I see him ridiculed. I see him intimidated. I see him undermined by naysayers. Lord, forgive me, I’ve probably been one of those people who’s been a naysayer. And don’t get me wrong, our minister is not perfect, nobody’s perfect, Jesus was perfect, but can I urge you, can I urge you to pray for our minister, reflect on how we’re treating our spiritual leader. Hebrews says this, Hebrews chapter 13 towards the end ‘Remember your leaders who spoke the word of God to you. Consider the outcome of their way of life and imitate their faith.’

Now it’s not just about Scott. All of us are leaders. All of us are to imitate. Paul says ‘Be imitators of me as I am imitators of Christ.’ Nehemiah didn’t get the job done on his own. Let us think about having the trowel and the sword, that picture from Nehemia,h so that we’re working and we’re praying. Let us recognize that there is an enemy. Sure, things come along but there is a spiritual enemy because one of the great themes of the Bible is that God’s people face opposition. Right at the beginning of the Bible whatever you make of the story of the Garden of Eden and the serpent, that is the satan. All the way through the Bible. And the only way that God’s people conquer evil is through the saving grace of Jesus Christ. Paul knew this we. We touched on this at the prayer meeting on Thursday night. Paul in Ephesians says ‘This our struggle, it’s not against flesh and blood’ and that is hard to see isn’t it. Sometimes we just think our struggles are about the things that are actually in front of us but Paul says ‘our struggles are not against flesh and blood but against the rulers, against the authorities, against the powers of this dark world and against the spiritual forces of evil in the heavenly realms.’

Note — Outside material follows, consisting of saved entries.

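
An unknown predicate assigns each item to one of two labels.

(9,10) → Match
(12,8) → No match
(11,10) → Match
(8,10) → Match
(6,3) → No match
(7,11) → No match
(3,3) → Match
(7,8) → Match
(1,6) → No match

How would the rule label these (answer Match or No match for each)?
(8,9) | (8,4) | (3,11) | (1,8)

The simplest hypothesis consistent with all the labels is: |first − second| ≤ 2.
(8,9): |8−9| = 1 — satisfies this, so Match.
(8,4): |8−4| = 4 — lacks this property, so No match.
(3,11): |3−11| = 8 — lacks this property, so No match.
(1,8): |1−8| = 7 — lacks this property, so No match.

Match, No match, No match, No match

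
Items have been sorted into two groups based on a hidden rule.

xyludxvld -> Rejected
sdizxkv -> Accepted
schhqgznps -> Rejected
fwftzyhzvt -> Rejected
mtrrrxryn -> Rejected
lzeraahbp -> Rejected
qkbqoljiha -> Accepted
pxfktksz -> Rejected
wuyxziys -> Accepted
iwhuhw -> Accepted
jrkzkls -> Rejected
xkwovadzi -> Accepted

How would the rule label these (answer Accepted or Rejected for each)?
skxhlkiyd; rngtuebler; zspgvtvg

Accepted, Rejected, Rejected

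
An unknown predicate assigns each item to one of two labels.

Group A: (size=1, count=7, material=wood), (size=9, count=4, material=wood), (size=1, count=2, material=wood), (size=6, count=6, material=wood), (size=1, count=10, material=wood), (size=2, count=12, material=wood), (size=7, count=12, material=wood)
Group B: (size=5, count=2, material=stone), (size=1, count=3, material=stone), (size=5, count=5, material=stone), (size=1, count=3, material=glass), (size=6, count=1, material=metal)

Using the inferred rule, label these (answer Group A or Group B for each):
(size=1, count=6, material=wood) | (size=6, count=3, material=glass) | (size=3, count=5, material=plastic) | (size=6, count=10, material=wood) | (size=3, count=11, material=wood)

All 'Group A' examples share one property — material is wood — and every 'Group B' example lacks it.

Group A, Group B, Group B, Group A, Group A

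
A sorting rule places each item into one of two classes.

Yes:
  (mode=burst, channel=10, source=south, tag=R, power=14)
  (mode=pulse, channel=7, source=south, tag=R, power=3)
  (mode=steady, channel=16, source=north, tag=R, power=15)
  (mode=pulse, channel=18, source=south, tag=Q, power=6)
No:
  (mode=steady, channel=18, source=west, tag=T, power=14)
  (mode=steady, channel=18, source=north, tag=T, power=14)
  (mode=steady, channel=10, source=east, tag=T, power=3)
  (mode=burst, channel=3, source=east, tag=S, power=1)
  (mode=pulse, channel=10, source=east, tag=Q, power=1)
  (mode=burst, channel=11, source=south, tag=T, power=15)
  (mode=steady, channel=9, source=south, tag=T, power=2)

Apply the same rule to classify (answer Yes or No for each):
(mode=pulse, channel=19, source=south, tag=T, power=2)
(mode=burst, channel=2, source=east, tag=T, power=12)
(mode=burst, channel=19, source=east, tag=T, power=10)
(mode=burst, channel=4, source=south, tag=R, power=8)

The pattern is that an item is 'Yes' exactly when: tag is R OR power = 6.
(mode=pulse, channel=19, source=south, tag=T, power=2): No (tag is T, power = 2). (mode=burst, channel=2, source=east, tag=T, power=12): No (tag is T, power = 12). (mode=burst, channel=19, source=east, tag=T, power=10): No (tag is T, power = 10). (mode=burst, channel=4, source=south, tag=R, power=8): Yes (tag is R, power = 8).

No, No, No, Yes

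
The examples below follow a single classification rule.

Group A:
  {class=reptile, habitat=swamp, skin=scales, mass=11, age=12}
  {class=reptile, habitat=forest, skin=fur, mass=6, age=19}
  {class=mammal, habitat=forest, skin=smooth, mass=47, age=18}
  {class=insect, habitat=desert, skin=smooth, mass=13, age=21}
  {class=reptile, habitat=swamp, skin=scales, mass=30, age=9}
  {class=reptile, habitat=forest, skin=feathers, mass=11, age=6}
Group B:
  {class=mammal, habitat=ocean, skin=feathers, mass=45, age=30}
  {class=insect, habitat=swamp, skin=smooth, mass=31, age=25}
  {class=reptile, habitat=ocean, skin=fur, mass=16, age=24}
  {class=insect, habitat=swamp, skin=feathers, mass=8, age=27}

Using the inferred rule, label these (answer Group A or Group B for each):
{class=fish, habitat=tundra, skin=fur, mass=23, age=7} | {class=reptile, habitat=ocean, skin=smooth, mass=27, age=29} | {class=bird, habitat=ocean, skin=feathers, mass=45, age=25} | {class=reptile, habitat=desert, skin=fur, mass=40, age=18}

Group A, Group B, Group B, Group A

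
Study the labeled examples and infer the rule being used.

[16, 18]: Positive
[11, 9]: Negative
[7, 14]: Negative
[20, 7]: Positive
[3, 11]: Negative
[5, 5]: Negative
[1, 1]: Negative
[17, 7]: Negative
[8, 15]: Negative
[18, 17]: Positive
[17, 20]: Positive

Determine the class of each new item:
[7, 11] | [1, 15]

All 'Positive' examples share one property — sum ≥ 27 — and every 'Negative' example lacks it.
Negative: [7, 11], since 7+11 = 18.
Negative: [1, 15], since 1+15 = 16.

Negative, Negative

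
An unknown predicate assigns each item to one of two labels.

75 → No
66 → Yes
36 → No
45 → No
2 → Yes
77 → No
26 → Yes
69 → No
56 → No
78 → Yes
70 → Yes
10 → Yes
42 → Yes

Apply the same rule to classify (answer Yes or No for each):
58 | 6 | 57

The distinguishing property — ≡ 2 (mod 4) — holds for all the 'Yes' cases and none of the 'No' cases.

Yes, Yes, No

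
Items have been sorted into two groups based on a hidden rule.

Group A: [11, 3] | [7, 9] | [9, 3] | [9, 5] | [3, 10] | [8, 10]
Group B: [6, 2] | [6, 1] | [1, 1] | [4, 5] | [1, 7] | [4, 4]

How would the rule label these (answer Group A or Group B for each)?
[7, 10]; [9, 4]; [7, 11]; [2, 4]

Group A, Group A, Group A, Group B

The classifier is using: sum ≥ 12.
[7, 10]: 7+10 = 17 — passes, so Group A. [9, 4]: 9+4 = 13 — passes, so Group A. [7, 11]: 7+11 = 18 — passes, so Group A. [2, 4]: 2+4 = 6 — fails the rule, so Group B.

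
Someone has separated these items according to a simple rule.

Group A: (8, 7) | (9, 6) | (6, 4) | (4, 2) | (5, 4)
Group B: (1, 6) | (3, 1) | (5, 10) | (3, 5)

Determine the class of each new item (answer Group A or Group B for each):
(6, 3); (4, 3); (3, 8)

Group A, Group A, Group B

All 'Group A' examples share one property — first > second AND sum ≥ 6 — and every 'Group B' example lacks it.
(6, 3) → 6 > 3, 6+3 = 9 → Group A.
(4, 3) → 4 > 3, 4+3 = 7 → Group A.
(3, 8) → 3 < 8, 3+8 = 11 → Group B.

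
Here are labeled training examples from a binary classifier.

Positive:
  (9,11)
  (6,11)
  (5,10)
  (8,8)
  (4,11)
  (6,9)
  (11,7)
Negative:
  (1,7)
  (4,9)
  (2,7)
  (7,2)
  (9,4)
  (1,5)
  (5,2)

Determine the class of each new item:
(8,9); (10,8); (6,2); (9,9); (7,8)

Every 'Positive' example satisfies: sum ≥ 15. None of the 'Negative' examples do.
(8,9): Positive (8+9 = 17). (10,8): Positive (10+8 = 18). (6,2): Negative (6+2 = 8). (9,9): Positive (9+9 = 18). (7,8): Positive (7+8 = 15).

Positive, Positive, Negative, Positive, Positive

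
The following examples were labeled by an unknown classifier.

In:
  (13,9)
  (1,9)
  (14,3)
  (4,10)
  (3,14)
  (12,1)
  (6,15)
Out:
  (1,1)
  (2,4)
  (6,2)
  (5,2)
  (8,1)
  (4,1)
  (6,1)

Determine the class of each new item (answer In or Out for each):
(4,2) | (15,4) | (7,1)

Every 'In' example satisfies: sum ≥ 10. None of the 'Out' examples do.
(4,2): Out (4+2 = 6).
(15,4): In (15+4 = 19).
(7,1): Out (7+1 = 8).

Out, In, Out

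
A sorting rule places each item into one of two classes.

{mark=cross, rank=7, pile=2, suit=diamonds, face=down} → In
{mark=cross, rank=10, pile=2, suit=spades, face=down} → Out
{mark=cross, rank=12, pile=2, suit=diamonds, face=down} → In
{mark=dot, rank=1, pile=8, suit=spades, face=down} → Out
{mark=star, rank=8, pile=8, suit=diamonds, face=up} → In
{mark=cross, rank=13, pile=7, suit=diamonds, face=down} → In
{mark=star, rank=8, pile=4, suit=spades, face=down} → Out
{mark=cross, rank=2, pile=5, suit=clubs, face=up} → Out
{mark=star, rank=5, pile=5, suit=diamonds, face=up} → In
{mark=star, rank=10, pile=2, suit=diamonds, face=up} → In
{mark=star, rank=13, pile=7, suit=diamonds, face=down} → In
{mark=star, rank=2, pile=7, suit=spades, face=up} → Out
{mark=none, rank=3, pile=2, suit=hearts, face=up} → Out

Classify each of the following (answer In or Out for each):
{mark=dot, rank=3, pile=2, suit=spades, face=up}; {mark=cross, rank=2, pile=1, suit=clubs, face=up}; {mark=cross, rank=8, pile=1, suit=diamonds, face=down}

Out, Out, In

A rule that fits every label: suit is diamonds — true of each 'In' example, false of each 'Out' one.
Out: {mark=dot, rank=3, pile=2, suit=spades, face=up}, since suit is spades.
Out: {mark=cross, rank=2, pile=1, suit=clubs, face=up}, since suit is clubs.
In: {mark=cross, rank=8, pile=1, suit=diamonds, face=down}, since suit is diamonds.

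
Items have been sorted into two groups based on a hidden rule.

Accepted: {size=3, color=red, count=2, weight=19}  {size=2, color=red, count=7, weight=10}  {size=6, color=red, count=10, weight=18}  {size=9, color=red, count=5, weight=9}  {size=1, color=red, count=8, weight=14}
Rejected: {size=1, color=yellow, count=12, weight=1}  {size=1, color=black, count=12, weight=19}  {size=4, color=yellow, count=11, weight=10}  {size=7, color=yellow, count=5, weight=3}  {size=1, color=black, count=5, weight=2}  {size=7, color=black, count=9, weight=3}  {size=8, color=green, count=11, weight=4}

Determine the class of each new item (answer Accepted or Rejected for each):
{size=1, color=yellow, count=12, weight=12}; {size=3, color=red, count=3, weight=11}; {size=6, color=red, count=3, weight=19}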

These things are real. Real evil forces. And if you try to confront ridicule and intimidation and discouragement and fear without that understanding, the reality that there are unseen forces and that we need to be on our knees, whether literally or metaphorically, in prayer, you’re gonna fail, you’re gonna fail.

Paul ends that passage in Ephesians with this ‘and pray in the spirit on all occasions with all kinds of prayers and requests. With this in mind, be alert.’ I love that word, Christians should be alert. I think alert is a modern word. I think it’s a word that says, be on your guard, be ready. We need to be alert people – prayer and action.

My time’s up. There’s so much more in this chapter. I’d encourage you to get into it. I’d encourage you to keep reading Nehemiah as we’re in the series, because it’s so rich. Think about those people in Jerusalem. Why were they so lame? Why were they so ineffective? Why did they do nothing for nye-on 100 years after the exile, and had this city that was just a shambles? That needed Nehemiah? They could have done this job without Nehemiah and God’s grace he sent him but why?

Let me close there, but as we go into singing our final song ‘An army of ordinary people’ let’s sing that to the Lord with a sense of inspiration. We are an army of ordinary people, a kingdom where love is the key.